Eine der Gruben, die ein Streitpunkt zwischen Pareschi und Galili wurde, ist der berühmte Brunnen. Dessen Füllung bestand aus einem Gemisch von Tierknochen und Schutt. "Eine chaotische Mischung, wie sie typischerweise von einem Tsumani verursacht wird", meint die Italienerin. "Eine Verfüllung, wie sie typisch für einen aufgegebenen Brunnen ist, der dann von den Menschen als Abfallgrube genutzt wird", hält Galili dagegen.
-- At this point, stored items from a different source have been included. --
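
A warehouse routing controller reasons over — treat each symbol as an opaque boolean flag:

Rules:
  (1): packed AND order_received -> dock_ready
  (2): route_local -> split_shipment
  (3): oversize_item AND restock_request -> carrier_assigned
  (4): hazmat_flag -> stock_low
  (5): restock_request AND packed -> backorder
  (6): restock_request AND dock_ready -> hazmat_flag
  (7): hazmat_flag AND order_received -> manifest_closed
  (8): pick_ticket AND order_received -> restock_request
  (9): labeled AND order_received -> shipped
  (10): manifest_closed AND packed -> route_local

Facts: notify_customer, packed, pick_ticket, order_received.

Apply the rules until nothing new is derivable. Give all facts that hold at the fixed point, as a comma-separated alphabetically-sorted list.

[1] (1) [packed AND order_received -> dock_ready]; (8) [pick_ticket AND order_received -> restock_request]. ⇒ new: dock_ready, restock_request.
[2] (5) [restock_request AND packed -> backorder]; (6) [restock_request AND dock_ready -> hazmat_flag]. ⇒ new: backorder, hazmat_flag.
[3] (4) [hazmat_flag -> stock_low]; (7) [hazmat_flag AND order_received -> manifest_closed]. ⇒ new: stock_low, manifest_closed.
[4] (10) [manifest_closed AND packed -> route_local]. ⇒ new: route_local.
[5] (2) [route_local -> split_shipment]. ⇒ new: split_shipment.

backorder, dock_ready, hazmat_flag, manifest_closed, notify_customer, order_received, packed, pick_ticket, restock_request, route_local, split_shipment, stock_low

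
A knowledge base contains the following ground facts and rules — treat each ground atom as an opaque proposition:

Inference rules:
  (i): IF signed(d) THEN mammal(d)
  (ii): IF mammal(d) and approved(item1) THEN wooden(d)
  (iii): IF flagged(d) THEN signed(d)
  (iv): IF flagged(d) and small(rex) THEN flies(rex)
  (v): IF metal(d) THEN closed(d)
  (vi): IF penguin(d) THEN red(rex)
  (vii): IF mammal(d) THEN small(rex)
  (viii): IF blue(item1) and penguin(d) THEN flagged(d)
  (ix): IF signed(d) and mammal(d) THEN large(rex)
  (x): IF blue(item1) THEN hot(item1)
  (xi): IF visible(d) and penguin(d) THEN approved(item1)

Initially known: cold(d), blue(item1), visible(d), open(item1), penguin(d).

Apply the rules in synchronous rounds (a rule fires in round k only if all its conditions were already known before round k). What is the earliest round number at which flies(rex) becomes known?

5

Round 1: (vi) [IF penguin(d) THEN red(rex)]; (viii) [IF blue(item1) and penguin(d) THEN flagged(d)]; (x) [IF blue(item1) THEN hot(item1)]; (xi) [IF visible(d) and penguin(d) THEN approved(item1)]. Adds red(rex), flagged(d), hot(item1), approved(item1).
Round 2: (iii) [IF flagged(d) THEN signed(d)]. Adds signed(d).
Round 3: (i) [IF signed(d) THEN mammal(d)]. Adds mammal(d).
Round 4: (ii) [IF mammal(d) and approved(item1) THEN wooden(d)]; (vii) [IF mammal(d) THEN small(rex)]; (ix) [IF signed(d) and mammal(d) THEN large(rex)]. Adds wooden(d), small(rex), large(rex).
Round 5: (iv) [IF flagged(d) and small(rex) THEN flies(rex)]. Adds flies(rex).
flies(rex) first appears in round 5.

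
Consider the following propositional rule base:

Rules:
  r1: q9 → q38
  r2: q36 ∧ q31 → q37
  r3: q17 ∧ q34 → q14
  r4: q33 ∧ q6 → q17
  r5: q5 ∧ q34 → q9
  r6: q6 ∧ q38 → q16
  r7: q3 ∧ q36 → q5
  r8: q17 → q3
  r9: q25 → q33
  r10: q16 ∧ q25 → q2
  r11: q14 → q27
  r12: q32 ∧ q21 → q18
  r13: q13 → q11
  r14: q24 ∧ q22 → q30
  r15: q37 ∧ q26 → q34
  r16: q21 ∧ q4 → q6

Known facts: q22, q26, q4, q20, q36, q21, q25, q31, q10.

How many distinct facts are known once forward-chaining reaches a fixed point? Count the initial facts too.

22

Round 1 fires r2, r9, r16, giving q37, q33, q6.
Round 2 fires r4, r15, giving q17, q34.
Round 3 fires r3, r8, giving q14, q3.
Round 4 fires r7, r11, giving q5, q27.
Round 5 fires r5, giving q9.
Round 6 fires r1, giving q38.
Round 7 fires r6, giving q16.
Round 8 fires r10, giving q2.
Closure: {q10, q14, q16, q17, q2, q20, q21, q22, q25, q26, q27, q3, q31, q33, q34, q36, q37, q38, q4, q5, q6, q9} — 22 facts.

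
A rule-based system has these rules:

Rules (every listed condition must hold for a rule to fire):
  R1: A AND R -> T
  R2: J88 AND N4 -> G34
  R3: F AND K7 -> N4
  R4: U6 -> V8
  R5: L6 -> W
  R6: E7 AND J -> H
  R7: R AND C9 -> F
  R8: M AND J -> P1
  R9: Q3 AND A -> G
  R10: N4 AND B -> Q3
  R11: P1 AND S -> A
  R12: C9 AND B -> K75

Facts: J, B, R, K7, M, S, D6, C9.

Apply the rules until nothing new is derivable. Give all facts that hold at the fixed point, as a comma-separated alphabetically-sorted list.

Round 1 — R7, R8, R12, derive F, P1, K75.
Round 2 — R3, R11, derive N4, A.
Round 3 — R1, R10, derive T, Q3.
Round 4 — R9, derive G.

A, B, C9, D6, F, G, J, K7, K75, M, N4, P1, Q3, R, S, T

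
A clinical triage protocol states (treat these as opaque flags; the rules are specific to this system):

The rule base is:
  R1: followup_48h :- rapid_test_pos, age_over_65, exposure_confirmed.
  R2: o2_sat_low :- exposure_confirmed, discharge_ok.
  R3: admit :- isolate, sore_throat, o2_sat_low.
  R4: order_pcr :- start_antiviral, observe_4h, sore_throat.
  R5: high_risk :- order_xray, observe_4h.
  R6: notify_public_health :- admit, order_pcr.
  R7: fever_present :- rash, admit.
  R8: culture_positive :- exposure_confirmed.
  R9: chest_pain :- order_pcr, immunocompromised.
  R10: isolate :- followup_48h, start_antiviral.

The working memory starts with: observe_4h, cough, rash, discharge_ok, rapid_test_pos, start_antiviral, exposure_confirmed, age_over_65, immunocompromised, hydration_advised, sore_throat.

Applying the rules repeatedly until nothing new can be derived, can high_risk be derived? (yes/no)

Round 1: R1 [followup_48h :- rapid_test_pos, age_over_65, exposure_confirmed.]; R2 [o2_sat_low :- exposure_confirmed, discharge_ok.]; R4 [order_pcr :- start_antiviral, observe_4h, sore_throat.]; R8 [culture_positive :- exposure_confirmed.]. Adds followup_48h, o2_sat_low, order_pcr, culture_positive.
Round 2: R9 [chest_pain :- order_pcr, immunocompromised.]; R10 [isolate :- followup_48h, start_antiviral.]. Adds chest_pain, isolate.
Round 3: R3 [admit :- isolate, sore_throat, o2_sat_low.]. Adds admit.
Round 4: R6 [notify_public_health :- admit, order_pcr.]; R7 [fever_present :- rash, admit.]. Adds notify_public_health, fever_present.
Fixed point reached. high_risk is concluded only by R5; R5 needs order_xray (never derived).

no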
Außerdem stünden noch drei Lagen der Brunneneinfassung aufrecht, ebenso wie die Steinfundamente vieler Häuser und ein Stonehenge-ähnlicher Steinkreis aus sieben Monolithen - allesamt ohne Zement gebaut. "Das alles hätte nicht der Wucht eines Tsunamis Stand halten können", findet Galili. "Was auch immer es war, das die Menschen aus Atlit-Yam vertrieb, es kam langsam und ließ ihnen genügend Zeit, sich auf trockenes Land zurückzuziehen."

Zum Beispiel ein langsamer aber stetiger Anstieg des Meeresspiegels, wie er durch den Klimawandel vor etwas über 8000 Jahren ausgelöst wurde.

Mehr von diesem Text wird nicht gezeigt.